Conference on Complex Systems (2016) .


Citation networks of scientific publications track the evolution of human scientific knowledge in our modern age. Grasping the role of a publication in this complex system is a challenge for scientometry. We consider a biological analogy between the citation network and the evolutionary reproduction network. Taking a scientific publication as a biological organism, by this analogy, we define the cited papers as the “parents” and the publications citing the given work as the “offspring” or descendants. This way the fitness of a paper becomes exactly the number of its received citations, which is already the most common way of evaluation in scientometrics. We know, however, that the most basic units of evolution are not species or individuals, but genes, which survive and propagate through living organisms.
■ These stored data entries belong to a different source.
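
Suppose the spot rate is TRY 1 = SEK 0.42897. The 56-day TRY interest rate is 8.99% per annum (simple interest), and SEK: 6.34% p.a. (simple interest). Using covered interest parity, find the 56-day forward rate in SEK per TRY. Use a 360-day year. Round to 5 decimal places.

T = 56/360 years.
SEK accumulates by 1 + 0.0634×56/360 = 1.0098622.
TRY accumulates by 1 + 0.0899×56/360 = 1.0139844.
Forward (SEK per TRY) = 0.42897 × 1.0098622 / 1.0139844 = 0.4272261.

0.42723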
In this case, let us consider these “memes” by Richard Dawkins as ideas or pieces of scientific knowledge. Assuming that every new work published introduces some new idea (e.g. mutation/variation in biology), this knowledge propagates down on the tree of descendants in a similar manner to genes. The content of the paper represents the "genome" of a node and it is composed of the own newly introduced memes (knowledge) and the weighted content of the papers cited. The more papers a given publication cites the more ideas it synthesizes, meaning that the weight of each of idea decreases in the new publication with the shared parenthood. In our study, we analyze this simple algorithm on different citation networks and show how the fitness defined for new ideas could be a better scientometric indicator than the simple citation number of papers. This model could also provide a framework of tracking individual ideas and innovations within the abundance of intertwined citations, giving additional insight from historical, sociological and economic perspectives.